Afin de contribuer à l’intégration de ces enjeux importants dans les milieux universitaires de formation à l’enseignement et dans les milieux scolaires au primaire comme au secondaire, je m’intéresse donc à l’approche culturelle de l’enseignement qui constitue un pilier fondateur du Programme de formation de l’école québécoise (PFEQ).

L’approche culturelle de l’enseignement a été conçue dans la foulée des travaux qui ont accompagné la dernière réforme du curriculum de l’école québécoise au tournant des années 2000. Elle constitue une prescription du ministère de l’Éducation. De fait, le PFEQ stipule que la réalisation de la mission d’instruction et de socialisation de même que l’atteinte des trois visées de l’école québécoise, soit la structuration de l’identité, la construction d’une vision du monde et le développement d’un pouvoir-agir des enfants et des adolescents et adolescentes, reposent sur la mise en œuvre d’une approche culturelle par les personnes enseignantes.
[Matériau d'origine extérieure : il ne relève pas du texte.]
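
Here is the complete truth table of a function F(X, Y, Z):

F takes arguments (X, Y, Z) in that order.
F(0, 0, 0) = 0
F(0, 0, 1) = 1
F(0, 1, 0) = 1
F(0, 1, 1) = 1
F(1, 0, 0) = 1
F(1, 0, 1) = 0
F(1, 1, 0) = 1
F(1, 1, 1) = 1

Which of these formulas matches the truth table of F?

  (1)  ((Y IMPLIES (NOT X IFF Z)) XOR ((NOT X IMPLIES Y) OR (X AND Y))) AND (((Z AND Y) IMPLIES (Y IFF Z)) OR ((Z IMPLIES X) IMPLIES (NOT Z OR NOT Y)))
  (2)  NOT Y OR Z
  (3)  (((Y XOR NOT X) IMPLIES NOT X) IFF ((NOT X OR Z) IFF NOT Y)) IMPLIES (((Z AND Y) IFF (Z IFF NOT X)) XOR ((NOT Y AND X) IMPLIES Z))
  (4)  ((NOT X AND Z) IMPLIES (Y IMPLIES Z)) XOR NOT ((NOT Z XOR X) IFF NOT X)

3

(1) disagrees with F on (0,0,0) (formula → 1, table → 0); rule it out.
(2) disagrees with F on (0,0,0) (formula → 1, table → 0); rule it out.
(4) disagrees with F on (0,0,0) (formula → 1, table → 0); rule it out.
That leaves (3). Evaluating it on every row reproduces the table of F exactly.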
Pour rendre plus tangible cette prescription, le PFEQ met de l’avant la notion de repère culturel. En effet, dans les différents documents du PFEQ, pour chaque domaine d’apprentissage, on trouve des listes de repères culturels servant à orienter la mise en œuvre d’une approche culturelle de l’enseignement. Il faut bien reconnaitre toutefois que ces repères culturels ont été définis il y a près de 25 ans.
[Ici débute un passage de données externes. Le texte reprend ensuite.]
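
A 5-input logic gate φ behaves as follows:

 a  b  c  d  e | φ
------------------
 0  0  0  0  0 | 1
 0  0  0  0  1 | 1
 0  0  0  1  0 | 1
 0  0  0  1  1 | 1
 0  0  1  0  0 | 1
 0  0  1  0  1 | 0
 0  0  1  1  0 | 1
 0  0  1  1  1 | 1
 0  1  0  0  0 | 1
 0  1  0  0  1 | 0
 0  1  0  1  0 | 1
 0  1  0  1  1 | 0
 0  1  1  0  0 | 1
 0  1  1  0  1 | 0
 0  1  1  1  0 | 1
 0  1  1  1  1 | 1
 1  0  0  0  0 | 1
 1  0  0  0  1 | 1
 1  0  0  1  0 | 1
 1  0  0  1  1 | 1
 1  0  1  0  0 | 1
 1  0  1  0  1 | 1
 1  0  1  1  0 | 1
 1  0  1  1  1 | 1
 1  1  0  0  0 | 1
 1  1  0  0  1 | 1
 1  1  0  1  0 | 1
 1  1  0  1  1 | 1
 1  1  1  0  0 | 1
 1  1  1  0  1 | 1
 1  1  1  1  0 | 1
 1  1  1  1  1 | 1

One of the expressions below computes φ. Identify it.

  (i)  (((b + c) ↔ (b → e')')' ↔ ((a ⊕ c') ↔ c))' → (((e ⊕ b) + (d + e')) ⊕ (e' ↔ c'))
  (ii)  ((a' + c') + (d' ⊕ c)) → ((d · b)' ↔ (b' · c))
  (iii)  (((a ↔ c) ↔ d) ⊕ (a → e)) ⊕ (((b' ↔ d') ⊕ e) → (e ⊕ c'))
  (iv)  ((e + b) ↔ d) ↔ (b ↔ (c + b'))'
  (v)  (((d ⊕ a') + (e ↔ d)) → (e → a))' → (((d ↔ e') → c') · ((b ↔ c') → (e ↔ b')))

v

(i) disagrees with φ on (0,0,1,1,1) (formula → 0, table → 1); rule it out.
(ii) disagrees with φ on (0,0,0,0,0) (formula → 0, table → 1); rule it out.
(iii) disagrees with φ on (0,0,0,0,0) (formula → 0, table → 1); rule it out.
(iv) disagrees with φ on (0,0,0,0,1) (formula → 0, table → 1); rule it out.
(v) is the remaining candidate, and it agrees with φ on all 32 inputs.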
En outre, le caractère prescriptif de l’approche culturelle s’incarne dans une compétence professionnelle à l’enseignement – une compétence dite fondatrice. C’est la compétence 1, qui est celle du pédagogue héritier, critique, interprète et médiateur d’éléments de culture.

Depuis le début des années 2000, plusieurs études tendent à montrer que l’approche culturelle de l’enseignement et la compétence 1 qui y est associée demeurent peu connues ou mal comprises des personnes enseignantes (Larouche et coll., 2022; Laroui, 2007; Manseau et Dezutter, 2007; Nadeau, 2020; Portelance, 2007; Raymond et Turcotte, 2012; Simard, 2010). Pour plusieurs, cette compétence parait floue, nébuleuse, abstraite. Pour certaines, elle peut paraitre « compliquée et même sans importance particulière » (Nadeau, 2020, p.16). Cette situation peut s’expliquer par de nombreux facteurs. D’abord, la culture – il faut bien le reconnaitre – est une notion que l’on dit polysémique, c’est-à-dire qu’elle peut revêtir une grande variété de sens, ce qui complique notre compréhension commune de la notion. Ensuite, parce que les formations initiales et continues à l’enseignement contribuent en réalité très peu à former les personnes enseignantes à cette approche.

Pourtant, l’approche culturelle comporte le potentiel de rendre les savoirs plus signifiants, plus concrets et plus pertinents pour une éducation humaniste tournée vers un meilleur vivre-ensemble et l’avènement d’une société plus juste, plus viable, plus démocratique, plus écologique. De plus, cette approche favorise la mise en œuvre de processus d’enseignement-apprentissage interdisciplinaires, voire transdisciplinaires, c’est-à-dire qui traversent toutes les disciplines et qui vont même au-delà de celles-ci en intégrant et en valorisant d’autres types de savoirs que les savoirs disciplinaires – comme les savoirs expérientiels qui impliquent plusieurs dimensions de l’être au monde; bien sûr, la dimension cognitive, mais également les dimensions affective et sensible.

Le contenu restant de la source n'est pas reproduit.